Diese Maßnahme richtete sich nach Polizeiangaben gegen die seit 1998 in
Deutschland verbotene "Revolutionäre
Volksbefreiungspartei-Front" (DHKP-C). Mindestens 59 Wohnungen, Geschäftsräume
und Kulturvereine wurde in Berlin, Köln, Heidelberg, Stuttgart, München
und Augsburg durchsucht. Vereinsmitglieder seien dabei wie Kriminelle
von der Polizei überfallen und Vereinsräume verwüstet worden, kritisierte
ein Sprecher der "Anatolischen Föderation" aus Köln.
6. Dezember 2006
Die 1994 aus der Spaltung der türkischen linken Organisation
"Dev-Sol" ("Revolutionäre
Linke") hervorgegangene DHKP-C wird von der Türkei, EU und USA als terroristisch
eingestuft. Die sich als "antiimperialistisch" und "antioligarchisch"

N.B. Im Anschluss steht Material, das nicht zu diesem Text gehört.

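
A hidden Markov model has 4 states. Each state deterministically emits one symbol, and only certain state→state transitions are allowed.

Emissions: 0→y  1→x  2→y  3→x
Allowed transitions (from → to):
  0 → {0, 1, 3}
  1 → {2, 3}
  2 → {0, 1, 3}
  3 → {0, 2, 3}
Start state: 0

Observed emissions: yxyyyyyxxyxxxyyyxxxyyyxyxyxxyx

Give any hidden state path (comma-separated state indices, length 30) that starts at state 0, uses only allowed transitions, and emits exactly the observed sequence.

  [0] y  {0,2}  => 0  start
  [1] x  {1,3}  => 3  0->3 ok
  [2] y  {0,2}  => 2  3->2 ok
  [3] y  {0,2}  => 0  2->0 ok
  [4] y  {0,2}  => 0  0->0 ok
  [5] y  {0,2}  => 0  0->0 ok
  [6] y  {0,2}  => 0  0->0 ok
  [7] x  {1,3}  => 3  0->3 ok
  [8] x  {1,3}  => 3  3->3 ok
  [9] y  {0,2}  => 0  3->0 ok
  [10] x  {1,3}  => 1  0->1 ok
  [11] x  {1,3}  => 3  1->3 ok
  [12] x  {1,3}  => 3  3->3 ok
  [13] y  {0,2}  => 2  3->2 ok
  [14] y  {0,2}  => 0  2->0 ok
  [15] y  {0,2}  => 0  0->0 ok
  [16] x  {1,3}  => 3  0->3 ok
  [17] x  {1,3}  => 3  3->3 ok
  [18] x  {1,3}  => 3  3->3 ok
  [19] y  {0,2}  => 2  3->2 ok
  [20] y  {0,2}  => 0  2->0 ok
  [21] y  {0,2}  => 0  0->0 ok
  [22] x  {1,3}  => 3  0->3 ok
  [23] y  {0,2}  => 0  3->0 ok
  [24] x  {1,3}  => 1  0->1 ok
  [25] y  {0,2}  => 2  1->2 ok
  [26] x  {1,3}  => 1  2->1 ok
  [27] x  {1,3}  => 3  1->3 ok
  [28] y  {0,2}  => 2  3->2 ok
  [29] x  {1,3}  => 1  2->1 ok

0,3,2,0,0,0,0,3,3,0,1,3,3,2,0,0,3,3,3,2,0,0,3,0,1,2,1,3,2,1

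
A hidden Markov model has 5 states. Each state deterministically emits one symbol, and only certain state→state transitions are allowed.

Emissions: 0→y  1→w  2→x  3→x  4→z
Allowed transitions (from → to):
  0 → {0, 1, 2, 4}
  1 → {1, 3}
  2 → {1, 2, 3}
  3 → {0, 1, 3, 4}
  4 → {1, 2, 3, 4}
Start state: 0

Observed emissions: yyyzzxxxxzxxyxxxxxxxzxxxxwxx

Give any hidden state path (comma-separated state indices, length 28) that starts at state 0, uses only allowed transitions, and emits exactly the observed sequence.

  [0] y  {0}  => 0  start
  [1] y  {0}  => 0  0->0 ok
  [2] y  {0}  => 0  0->0 ok
  [3] z  {4}  => 4  0->4 ok
  [4] z  {4}  => 4  4->4 ok
  [5] x  {2,3}  => 3  4->3 ok
  [6] x  {2,3}  => 3  3->3 ok
  [7] x  {2,3}  => 3  3->3 ok
  [8] x  {2,3}  => 3  3->3 ok
  [9] z  {4}  => 4  3->4 ok
  [10] x  {2,3}  => 3  4->3 ok
  [11] x  {2,3}  => 3  3->3 ok
  [12] y  {0}  => 0  3->0 ok
  [13] x  {2,3}  => 2  0->2 ok
  [14] x  {2,3}  => 2  2->2 ok
  [15] x  {2,3}  => 2  2->2 ok
  [16] x  {2,3}  => 2  2->2 ok
  [17] x  {2,3}  => 2  2->2 ok
  [18] x  {2,3}  => 2  2->2 ok
  [19] x  {2,3}  => 3  2->3 ok
  [20] z  {4}  => 4  3->4 ok
  [21] x  {2,3}  => 2  4->2 ok
  [22] x  {2,3}  => 2  2->2 ok
  [23] x  {2,3}  => 2  2->2 ok
  [24] x  {2,3}  => 3  2->3 ok
  [25] w  {1}  => 1  3->1 ok
  [26] x  {2,3}  => 3  1->3 ok
  [27] x  {2,3}  => 3  3->3 ok

0,0,0,4,4,3,3,3,3,4,3,3,0,2,2,2,2,2,2,3,4,2,2,2,3,1,3,3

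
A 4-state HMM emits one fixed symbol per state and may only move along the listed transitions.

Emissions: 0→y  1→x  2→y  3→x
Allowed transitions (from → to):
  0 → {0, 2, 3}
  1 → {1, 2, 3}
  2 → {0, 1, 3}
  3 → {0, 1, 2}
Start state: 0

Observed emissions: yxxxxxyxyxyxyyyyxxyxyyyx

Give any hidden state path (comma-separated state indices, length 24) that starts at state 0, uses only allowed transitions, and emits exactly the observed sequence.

  pos 0: y in {0,2}, choose 0; start
  pos 1: x in {1,3}, choose 3; 0->3 ok
  pos 2: x in {1,3}, choose 1; 3->1 ok
  pos 3: x in {1,3}, choose 1; 1->1 ok
  pos 4: x in {1,3}, choose 3; 1->3 ok
  pos 5: x in {1,3}, choose 1; 3->1 ok
  pos 6: y in {0,2}, choose 2; 1->2 ok
  pos 7: x in {1,3}, choose 3; 2->3 ok
  pos 8: y in {0,2}, choose 0; 3->0 ok
  pos 9: x in {1,3}, choose 3; 0->3 ok
  pos 10: y in {0,2}, choose 0; 3->0 ok
  pos 11: x in {1,3}, choose 3; 0->3 ok
  pos 12: y in {0,2}, choose 0; 3->0 ok
  pos 13: y in {0,2}, choose 0; 0->0 ok
  pos 14: y in {0,2}, choose 0; 0->0 ok
  pos 15: y in {0,2}, choose 2; 0->2 ok
  pos 16: x in {1,3}, choose 3; 2->3 ok
  pos 17: x in {1,3}, choose 1; 3->1 ok
  pos 18: y in {0,2}, choose 2; 1->2 ok
  pos 19: x in {1,3}, choose 1; 2->1 ok
  pos 20: y in {0,2}, choose 2; 1->2 ok
  pos 21: y in {0,2}, choose 0; 2->0 ok
  pos 22: y in {0,2}, choose 0; 0->0 ok
  pos 23: x in {1,3}, choose 3; 0->3 ok

0,3,1,1,3,1,2,3,0,3,0,3,0,0,0,2,3,1,2,1,2,0,0,3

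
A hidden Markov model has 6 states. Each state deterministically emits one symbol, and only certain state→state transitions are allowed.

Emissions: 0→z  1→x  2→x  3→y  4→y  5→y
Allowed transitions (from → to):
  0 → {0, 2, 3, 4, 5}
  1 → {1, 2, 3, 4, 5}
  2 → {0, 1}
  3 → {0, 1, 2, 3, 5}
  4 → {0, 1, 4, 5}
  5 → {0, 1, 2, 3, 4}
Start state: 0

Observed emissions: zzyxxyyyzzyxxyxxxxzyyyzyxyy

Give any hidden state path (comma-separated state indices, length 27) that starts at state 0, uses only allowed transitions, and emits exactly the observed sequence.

0,0,5,1,1,4,5,4,0,0,5,2,1,4,1,2,1,2,0,3,5,3,0,4,1,5,3

  [0] z  {0}  => 0  start
  [1] z  {0}  => 0  0->0 ok
  [2] y  {3,4,5}  => 5  0->5 ok
  [3] x  {1,2}  => 1  5->1 ok
  [4] x  {1,2}  => 1  1->1 ok
  [5] y  {3,4,5}  => 4  1->4 ok
  [6] y  {3,4,5}  => 5  4->5 ok
  [7] y  {3,4,5}  => 4  5->4 ok
  [8] z  {0}  => 0  4->0 ok
  [9] z  {0}  => 0  0->0 ok
  [10] y  {3,4,5}  => 5  0->5 ok
  [11] x  {1,2}  => 2  5->2 ok
  [12] x  {1,2}  => 1  2->1 ok
  [13] y  {3,4,5}  => 4  1->4 ok
  [14] x  {1,2}  => 1  4->1 ok
  [15] x  {1,2}  => 2  1->2 ok
  [16] x  {1,2}  => 1  2->1 ok
  [17] x  {1,2}  => 2  1->2 ok
  [18] z  {0}  => 0  2->0 ok
  [19] y  {3,4,5}  => 3  0->3 ok
  [20] y  {3,4,5}  => 5  3->5 ok
  [21] y  {3,4,5}  => 3  5->3 ok
  [22] z  {0}  => 0  3->0 ok
  [23] y  {3,4,5}  => 4  0->4 ok
  [24] x  {1,2}  => 1  4->1 ok
  [25] y  {3,4,5}  => 5  1->5 ok
  [26] y  {3,4,5}  => 3  5->3 ok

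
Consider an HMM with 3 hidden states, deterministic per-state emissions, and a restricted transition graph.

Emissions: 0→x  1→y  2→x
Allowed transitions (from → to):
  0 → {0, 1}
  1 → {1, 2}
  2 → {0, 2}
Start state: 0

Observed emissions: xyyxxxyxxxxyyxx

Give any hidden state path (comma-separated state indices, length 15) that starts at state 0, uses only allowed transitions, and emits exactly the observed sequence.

0,1,1,2,2,0,1,2,2,0,0,1,1,2,0

  pos 0: x in {0,2}, choose 0; start
  pos 1: y in {1}, choose 1; 0->1 ok
  pos 2: y in {1}, choose 1; 1->1 ok
  pos 3: x in {0,2}, choose 2; 1->2 ok
  pos 4: x in {0,2}, choose 2; 2->2 ok
  pos 5: x in {0,2}, choose 0; 2->0 ok
  pos 6: y in {1}, choose 1; 0->1 ok
  pos 7: x in {0,2}, choose 2; 1->2 ok
  pos 8: x in {0,2}, choose 2; 2->2 ok
  pos 9: x in {0,2}, choose 0; 2->0 ok
  pos 10: x in {0,2}, choose 0; 0->0 ok
  pos 11: y in {1}, choose 1; 0->1 ok
  pos 12: y in {1}, choose 1; 1->1 ok
  pos 13: x in {0,2}, choose 2; 1->2 ok
  pos 14: x in {0,2}, choose 0; 2->0 ok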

verstehende Organisation verfügt vor allem unter den Bewohnern der Elendsviertel
westtürkischer Großstädte über Anhänger. Neben einer Reihe von Bombenanschlägen,
bei denen mehrere Menschen getötet wurden, setzte sich die DHKP-C in den
letzten Jahren gegen die Isolationshaft in türkischen F-Typ-Gefängnissen
ein. 122 politische Gefangene oder Familienangehörige starben bislang
in einem seit sechs Jahren andauernden Todesfasten, ohne daß der türkische
Staat sich zu Zugeständnissen bereit zeigte. Die DHKP-C wurde in Deutschland
am 6. August 1998 unter dem damaligen Bundesinnenminister Manfred Kanther
verboten. Begründet wurde dies mit ihrer Eigenschaft als Ersatzorganisation
der seit 1983 in Deutschland verbotenen "Dev-Sol" und unter anderem mit
den zum Teil blutigen Fraktions- kämpfen zwischen ihr und dem gegnerischen
Flügel (THKP-C), der gleichzeitig mit einem Betätigungsverbot belegt wurde.
Darüber hinaus wurden am selben Tag in Berlin und Heidelberg
zwei türkische Staatsbürger aufgrund eines Haftbefehls der Generalbundesanwältin
verhaftet. Ihnen wird nach §
129b Strafgesetzbuch Mitgliedschaft in einer ausländischen terroristischen
Vereinigung vorgeworfen. Die Einführung dieses Paragrafen im Jahre 2002
ist damals mit der Bedrohung durch den internationalen "islamistischen
Terrorismus" legitimiert worden.
Ein "terroristischer Flügel innerhalb der DHKP-C" habe sich
zum Ziel gesetzt, den türkischen Staat durch bewaffneten Kampf zu beseitigen
und durch ein marxistisch-leninistisches Regime zu ersetzen, so die Bundesanwaltschaft
in ihrer Pressemitteilung.
Die Beschuldigten sollen als Gebietsverantwortliche für den
terroristischen Flügel der DHKP-C tätig gewesen sein. Einem der Verhafteten
wird dabei zur Last gelegt, Spendengelder gesammelt, Parteikader geschult
sowie Demonstrationen und Diskussionsabende organisiert zu haben.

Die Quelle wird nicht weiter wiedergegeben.